Growing pains were, of course, predicted for the squad. Youth players, especially when put together in large numbers, can struggle with chemistry and technical aspects of their growing games. Colorado was able to push that aside and get results regardless thanks to some meteoric rises by guys like Shane O'Neill, but there remain issues with finishing and attacking movement that the guys like Brown have struggled to grow into as quickly as we may have liked.
A lesser team in this situation may have done what teams normally do in MLS in that kind of situation: buy a veteran player to sap up the minutes and try to carry the squad back to prominence. It's how New York Red Bulls always seem to do things. It's the way that Toronto have always tried to tape up their deficiencies. Vancouver have done it once or twice.
Colorado did not fall into that trap, and instead we learned yesterday that they're actually planning on proving their intent in the exact opposite direction. Gabriel Torres, a rising star for the Panamanian national team that booked their spot in the Gold Cup final yesterday, is reportedly set to join the Rapids as their first ever Designated Player as soon as next week.
I know that at some point, a DP has come up in pretty much everyone's mind who follows the team and has seen just about every other team in the league pick one up at some point or another. Hell, the second article ever published on this site was talking about a recently signed DP and asking who the Rapids would get. (Spoilers: Nobody, but it didn't end up mattering much.) Tell the truth though, when you had wistfully thought of a DP on the Rapids, you weren't picturing a 24-year-old out of Panama, were you? It was probably an aging European player, maybe a Brazilian or an Argentinian if they were going south of the border. Maybe you really wanted Ryan Giggs to make the leap down to Major League Soccer or something, Thierry Henry style.
That wasn't to be though, and it's a good thing. In fact, the signing may actually push out some of the only older players left on the squad. Atiba Harris and Edson Buddle have sapped up minutes for the Rapids this season, and both have had struggles. Torres will come in and provide a new No. 9 type to take a spot from one of them. Youth taking over for experience. More youth, but youth brought in to help the team win now, not later. Say they don't make the Torres signing, where is Buddle in two years? Harris? They're both still the same player they are now, with little chance that the minutes are going to increase for either.
It's the same way with an aging DP. Say they bring in Ryan Giggs. (Hey, it was a thing for like 10 minutes back in 2010!) Where is Giggs in two years, when this team is starting to hit their potential? Probably either retired or very quickly declining. So that's a few million dollars down the drain, and for what? Unless you win a trophy with 'The Kids + Giggs', it's a waste. Torres brings in another dynamic bit of potential. In two years, there's a chance that this Rapids team is scary good. With Torres in the mix as well, there's a chance that they're even better.

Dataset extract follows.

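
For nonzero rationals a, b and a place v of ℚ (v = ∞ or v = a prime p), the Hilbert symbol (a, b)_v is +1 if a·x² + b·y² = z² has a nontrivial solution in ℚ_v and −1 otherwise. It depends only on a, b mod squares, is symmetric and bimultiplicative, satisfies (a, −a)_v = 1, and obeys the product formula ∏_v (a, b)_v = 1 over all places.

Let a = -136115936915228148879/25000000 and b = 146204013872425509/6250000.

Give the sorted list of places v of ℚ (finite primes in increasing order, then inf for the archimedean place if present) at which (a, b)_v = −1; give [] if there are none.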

And even if he doesn't pan out immediately? It's not a team looking to buy their way out of it with veterans or win right off the bat. This will not be a Jarju situation.
Colorado's commitment to youth continues to shine through with every signing they make, and it's very good to see that they're not breaking that commitment just because of a silly little thing like a Designated Player contract getting in the way.